Translation: the Steelers may have found a keeper.

Sweed has a unique blend of size and speed and is a tremendous leaper. Long and lean as a goal post, he is also deceptively strong -- he could bench press more than 300 pounds when he was in high school -- and he almost certainly wouldn't have been available when the Steelers picked in the second round of the draft had a wrist injury not derailed his senior season at Texas.

The one thing that might give Steelers' fans pause about the Texas native: he is a cowboy though not of the Dallas variety.

"If somebody had a horse in here right now, I could definitely jump on there and ride," Sweed said during a recent indoors practice at the Steelers' South Side facility. "I'm a country boy at heart. Fishing, hunting, four-wheeling."

He didn't just learn to do all of that while growing up outside of Brenham, a small town in east Texas.
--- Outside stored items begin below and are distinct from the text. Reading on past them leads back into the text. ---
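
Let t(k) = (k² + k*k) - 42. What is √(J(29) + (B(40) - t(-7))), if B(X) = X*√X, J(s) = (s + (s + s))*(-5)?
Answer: √(-491 + 80*√10) ≈ 15.428*I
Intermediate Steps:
J(s) = -15*s (J(s) = (s + 2*s)*(-5) = (3*s)*(-5) = -15*s)
B(X) = X^(3/2)
t(k) = -42 + 2*k² (t(k) = (k² + k²) - 42 = 2*k² - 42 = -42 + 2*k²)
√(J(29) + (B(40) - t(-7))) = √(-15*29 + (40^(3/2) - (-42 + 2*(-7)²))) = √(-435 + (80*√10 - (-42 + 2*49))) = √(-435 + (80*√10 - (-42 + 98))) = √(-435 + (80*√10 - 1*56)) = √(-435 + (80*√10 - 56)) = √(-435 + (-56 + 80*√10)) = √(-491 + 80*√10)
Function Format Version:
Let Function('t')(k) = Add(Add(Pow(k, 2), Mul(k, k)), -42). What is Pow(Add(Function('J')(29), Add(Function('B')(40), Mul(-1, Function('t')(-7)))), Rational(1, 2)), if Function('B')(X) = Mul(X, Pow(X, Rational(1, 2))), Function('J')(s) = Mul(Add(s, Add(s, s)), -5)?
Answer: Pow(Add(-491, Mul(80, Pow(10, Rational(1, 2)))), Rational(1, 2)) ≈ Mul(15.428, I)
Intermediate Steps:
Function('J')(s) = Mul(-15, s) (Function('J')(s) = Mul(Add(s, Mul(2, s)), -5) = Mul(Mul(3, s), -5) = Mul(-15, s))
Function('B')(X) = Pow(X, Rational(3, 2))
Function('t')(k) = Add(-42, Mul(2, Pow(k, 2))) (Function('t')(k) = Add(Add(Pow(k, 2), Pow(k, 2)), -42) = Add(Mul(2, Pow(k, 2)), -42) = Add(-42, Mul(2, Pow(k, 2))))
Pow(Add(Function('J')(29), Add(Function('B')(40), Mul(-1, Function('t')(-7)))), Rational(1, 2)) = Pow(Add(Mul(-15, 29), Add(Pow(40, Rational(3, 2)), Mul(-1, Add(-42, Mul(2, Pow(-7, 2)))))), Rational(1, 2)) = Pow(Add(-435, Add(Mul(80, Pow(10, Rational(1, 2))), Mul(-1, Add(-42, Mul(2, 49))))), Rational(1, 2)) = Pow(Add(-435, Add(Mul(80, Pow(10, Rational(1, 2))), Mul(-1, Add(-42, 98)))), Rational(1, 2)) = Pow(Add(-435, Add(Mul(80, Pow(10, Rational(1, 2))), Mul(-1, 56))), Rational(1, 2)) = Pow(Add(-435, Add(Mul(80, Pow(10, Rational(1, 2))), -56)), Rational(1, 2)) = Pow(Add(-435, Add(-56, Mul(80, Pow(10, Rational(1, 2))))), Rational(1, 2)) = Pow(Add(-491, Mul(80, Pow(10, Rational(1, 2)))), Rational(1, 2))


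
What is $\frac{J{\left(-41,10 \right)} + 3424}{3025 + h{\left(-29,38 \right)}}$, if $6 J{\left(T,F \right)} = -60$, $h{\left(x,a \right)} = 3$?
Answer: $\frac{1707}{1514} \approx 1.1275$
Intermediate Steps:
$J{\left(T,F \right)} = -10$ ($J{\left(T,F \right)} = \frac{1}{6} \left(-60\right) = -10$)
$\frac{J{\left(-41,10 \right)} + 3424}{3025 + h{\left(-29,38 \right)}} = \frac{-10 + 3424}{3025 + 3} = \frac{3414}{3028} = 3414 \cdot \frac{1}{3028} = \frac{1707}{1514}$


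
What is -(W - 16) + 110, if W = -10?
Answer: 136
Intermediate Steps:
-(W - 16) + 110 = -(-10 - 16) + 110 = -1*(-26) + 110 = 26 + 110 = 136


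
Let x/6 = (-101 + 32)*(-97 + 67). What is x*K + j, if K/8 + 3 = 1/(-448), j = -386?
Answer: -4181629/14 ≈ -2.9869e+5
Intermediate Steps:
x = 12420 (x = 6*((-101 + 32)*(-97 + 67)) = 6*(-69*(-30)) = 6*2070 = 12420)
K = -1345/56 (K = -24 + 8/(-448) = -24 + 8*(-1/448) = -24 - 1/56 = -1345/56 ≈ -24.018)
x*K + j = 12420*(-1345/56) - 386 = -4176225/14 - 386 = -4181629/14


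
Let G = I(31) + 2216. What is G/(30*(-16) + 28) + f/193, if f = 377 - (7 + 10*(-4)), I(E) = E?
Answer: -248351/87236 ≈ -2.8469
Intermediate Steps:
G = 2247 (G = 31 + 2216 = 2247)
f = 410 (f = 377 - (7 - 40) = 377 - 1*(-33) = 377 + 33 = 410)
G/(30*(-16) + 28) + f/193 = 2247/(30*(-16) + 28) + 410/193 = 2247/(-480 + 28) + 410*(1/193) = 2247/(-452) + 410/193 = 2247*(-1/452) + 410/193 = -2247/452 + 410/193 = -248351/87236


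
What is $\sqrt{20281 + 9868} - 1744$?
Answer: $-1744 + \sqrt{30149} \approx -1570.4$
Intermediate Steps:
$\sqrt{20281 + 9868} - 1744 = \sqrt{30149} - 1744 = -1744 + \sqrt{30149}$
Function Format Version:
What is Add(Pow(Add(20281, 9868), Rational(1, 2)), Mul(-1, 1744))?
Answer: Add(-1744, Pow(30149, Rational(1, 2))) ≈ -1570.4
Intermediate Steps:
Add(Pow(Add(20281, 9868), Rational(1, 2)), Mul(-1, 1744)) = Add(Pow(30149, Rational(1, 2)), -1744) = Add(-1744, Pow(30149, Rational(1, 2)))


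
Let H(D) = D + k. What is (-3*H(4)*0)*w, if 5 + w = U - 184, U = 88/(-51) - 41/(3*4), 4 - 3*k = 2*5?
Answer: 0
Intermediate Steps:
k = -2 (k = 4/3 - 2*5/3 = 4/3 - ⅓*10 = 4/3 - 10/3 = -2)
U = -1049/204 (U = 88*(-1/51) - 41/12 = -88/51 - 41*1/12 = -88/51 - 41/12 = -1049/204 ≈ -5.1422)
H(D) = -2 + D (H(D) = D - 2 = -2 + D)
w = -39605/204 (w = -5 + (-1049/204 - 184) = -5 - 38585/204 = -39605/204 ≈ -194.14)
(-3*H(4)*0)*w = (-3*(-2 + 4)*0)*(-39605/204) = (-3*2*0)*(-39605/204) = -6*0*(-39605/204) = 0*(-39605/204) = 0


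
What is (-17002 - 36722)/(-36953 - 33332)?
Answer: 53724/70285 ≈ 0.76437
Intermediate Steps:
(-17002 - 36722)/(-36953 - 33332) = -53724/(-70285) = -53724*(-1/70285) = 53724/70285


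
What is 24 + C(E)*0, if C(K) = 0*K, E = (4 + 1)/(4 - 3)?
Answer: 24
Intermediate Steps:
E = 5 (E = 5/1 = 5*1 = 5)
C(K) = 0
24 + C(E)*0 = 24 + 0*0 = 24 + 0 = 24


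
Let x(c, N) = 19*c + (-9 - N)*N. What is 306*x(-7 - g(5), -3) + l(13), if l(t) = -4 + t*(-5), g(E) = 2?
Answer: -46887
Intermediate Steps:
l(t) = -4 - 5*t
x(c, N) = 19*c + N*(-9 - N)
306*x(-7 - g(5), -3) + l(13) = 306*(-1*(-3)² - 9*(-3) + 19*(-7 - 1*2)) + (-4 - 5*13) = 306*(-1*9 + 27 + 19*(-7 - 2)) + (-4 - 65) = 306*(-9 + 27 + 19*(-9)) - 69 = 306*(-9 + 27 - 171) - 69 = 306*(-153) - 69 = -46818 - 69 = -46887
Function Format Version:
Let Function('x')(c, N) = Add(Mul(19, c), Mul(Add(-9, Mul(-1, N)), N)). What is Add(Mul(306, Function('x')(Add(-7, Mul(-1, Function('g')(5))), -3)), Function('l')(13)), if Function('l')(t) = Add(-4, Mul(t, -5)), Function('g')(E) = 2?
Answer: -46887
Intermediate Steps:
Function('l')(t) = Add(-4, Mul(-5, t))
Function('x')(c, N) = Add(Mul(19, c), Mul(N, Add(-9, Mul(-1, N))))
Add(Mul(306, Function('x')(Add(-7, Mul(-1, Function('g')(5))), -3)), Function('l')(13)) = Add(Mul(306, Add(Mul(-1, Pow(-3, 2)), Mul(-9, -3), Mul(19, Add(-7, Mul(-1, 2))))), Add(-4, Mul(-5, 13))) = Add(Mul(306, Add(Mul(-1, 9), 27, Mul(19, Add(-7, -2)))), Add(-4, -65)) = Add(Mul(306, Add(-9, 27, Mul(19, -9))), -69) = Add(Mul(306, Add(-9, 27, -171)), -69) = Add(Mul(306, -153), -69) = Add(-46818, -69) = -46887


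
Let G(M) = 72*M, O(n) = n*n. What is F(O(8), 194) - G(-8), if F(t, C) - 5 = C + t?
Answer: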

He also learned about discipline.

A couple of hours before a football scrimmage during Sweed's sophomore year of high school, his mother called Brenham coach Glen West and informed him that Sweed would not be playing that day.

The reason: he had gone to a volleyball game without telling his parents.

West tried to explain that Sweed's coaches and teammates were counting on him.

"She said, 'Well, this time he learns coach. We want to teach him now. We want to know where he is at all times and he went to that volleyball game and didn't tell us and so he's not going to play in this game,' " West recalled.

He apparently learned his lesson as coach Mack Brown said he never had any problems with Sweed at Texas. That's not to say the player that ranks among the school's all-time leaders in a handful of receiving categories didn't encounter any adversity while in Austin.

Prior to his senior season, Sweed hurt a ligament in his wrist while making a catch in practice. The nagging injury limited him to six games and 19 catches for 306 yards and three touchdowns.

It may also have caused him to slide into the second round of the draft (he had been projected as a first-round pick). Sweed has not dwelled on what might have been for several reasons, not the least of which is that his wrist has fully healed.

"I'm feeling like I did my junior year in college," said Sweed, who caught 12 touchdown passes as a junior at Texas, "fast and strong, man."

He'll need to be that and more when he and the rest of the Steelers report for training camp in late July.

The learning curve for rookies in the NFL is a steep one. That is particularly true for wide receivers, who must adjust to a faster, more physical game while trying to process copious amounts of information. It can be overwhelming and enough to make even the fastest wideout feel like he is running in, yes, ice cream.

"We've just got to keep him focused," third-year Steelers wide receiver Santonio Holmes said. "I think his mind wanders a little bit, just being a rookie going through all the motions, having to try to learn the plays at one time. But I think he's going to be all right once he takes a break from it."

How much of a break Sweed takes from football between now and the start of training camp in late July remains to be seen.

There are indications that it won't be much of one.

Consider what West relayed to NFL teams prior to the draft when they called him as part of the background checks they did on Sweed:

"The thing that I would tell every one of them is, 'Now he's going to bug the receivers coach to death. Am I doing everything I need to be doing? How did I do today?' " West said. "That's the kind of kid he is."